La violencia no empezó en la escuela: juventudes, sociedad y sentidos en disputa
El caso de amenazas ocurrido en Roca muestra cómo la crueldad y la agresión desde el poder se difunde como paisaje cotidiano en las redes y la vida real.

Hace unos días, en un colegio secundario, las clases fueron suspendidas. No por una medida de fuerza ni por un corte de luz, sino por algo más difícil de nombrar: la amenaza latente de un acto de violencia extrema. El rumor circuló con velocidad, se coló en los grupos de WhatsApp, invadió pasillos, redes sociales, casas, oficinas. Y el miedo se volvió cuerpo en la comunidad educativa. Docentes, estudiantes y familias se detuvieron para pensar qué hacer cuando el peligro deja de ser una metáfora y se vuelve posibilidad.
No se trató de un hecho aislado. La violencia no irrumpe de repente en las escuelas: se filtra, se reproduce, se aloja. Lo que sucede en las aulas es reflejo de un entramado social más amplio, donde las violencias –simbólicas, físicas, institucionales, discursivas– se han vuelto paisaje cotidiano.
Silvia Bleichmar lo advirtió con claridad: no atravesamos una crisis, sino los efectos prolongados de un proceso de desmantelamiento nacional.
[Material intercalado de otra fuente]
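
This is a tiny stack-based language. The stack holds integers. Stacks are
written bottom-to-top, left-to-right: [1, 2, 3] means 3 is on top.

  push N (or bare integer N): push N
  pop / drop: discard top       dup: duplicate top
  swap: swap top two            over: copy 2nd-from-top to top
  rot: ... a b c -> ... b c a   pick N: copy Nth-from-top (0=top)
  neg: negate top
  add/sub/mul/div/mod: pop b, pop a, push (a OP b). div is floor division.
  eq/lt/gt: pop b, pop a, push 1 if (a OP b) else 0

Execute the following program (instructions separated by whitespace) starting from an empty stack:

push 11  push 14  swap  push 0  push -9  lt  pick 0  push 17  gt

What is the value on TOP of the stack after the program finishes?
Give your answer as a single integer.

After 'push 11': [11]
After 'push 14': [11, 14]
After 'swap': [14, 11]
After 'push 0': [14, 11, 0]
After 'push -9': [14, 11, 0, -9]
After 'lt': [14, 11, 0]
After 'pick 0': [14, 11, 0, 0]
After 'push 17': [14, 11, 0, 0, 17]
After 'gt': [14, 11, 0, 0]

Answer: 0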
Las adolescencias, en particular, son testigos y protagonistas de esta época marcada por la intemperie. La pérdida de horizontes colectivos, la precarización, la hostilidad hacia los sectores populares y la exaltación del mérito individual las empujan a habitar un presente sin porvenir. Tienen tiempo por delante, pero no futuro.
Mientras los vínculos afectivos entre jóvenes se ven cada vez más mediados por dispositivos digitales que amplifican la censura, la vigilancia y la violencia psicológica, María Sol Couto advierte que estas plataformas no solo exacerban el conflicto, sino que lo escenifican, lo forjan, lo comparten. Y muchas veces, ese conflicto no encuentra otra salida que la exposición o el hostigamiento.
Frente a ese panorama, la escuela aparece una vez más como campo de disputa. ¿Qué lugar le queda cuando la violencia se vuelve lengua común? ¿Puede seguir siendo espacio de encuentro, de lazo, de palabra? Aun cuando sus condiciones materiales se debilitan, la escuela insiste: convoca, escucha, abriga. Es uno de los últimos bastiones donde lo común todavía puede tramar una trama de sentido.
Frente a discursos que agitan el castigo y el control, necesitamos recuperar la idea de legalidades compartidas, no como imposición, sino como pacto simbólico que sostenga la convivencia. Como plantea Ernesto Boggino, la violencia no es una falla individual, sino un conflicto social que debe ser abordado colectivamente. No se trata solo de “poner límites”, sino de construir marcos simbólicos que den sentido, amparo y dirección a las prácticas de cuidado.
Y si de teorías del derrame se trata, conviene revisar qué es lo que realmente se está derramando. Desde los sectores de poder no cae el bienestar, sino el odio. No baja la riqueza, sino la violencia. Lo que desborda no son oportunidades, sino discursos estigmatizantes, restricción de derechos, hostilidad hacia el otro, las disidencias y los sectores vulnerados. Lo que llega a las y los jóvenes no son herramientas para imaginar futuros, sino modelos de crueldad como modo de habitar el mundo.
No alcanza entonces con prevenir el horror: no hay refugio en la soledad cuando lo que se desmorona es lo común. Porque sostener la vida no es solo conservarla, sino proyectarla, imaginarla, compartirla. En tiempos de miedo, la apuesta más radical es seguir creyendo que la salida es colectiva.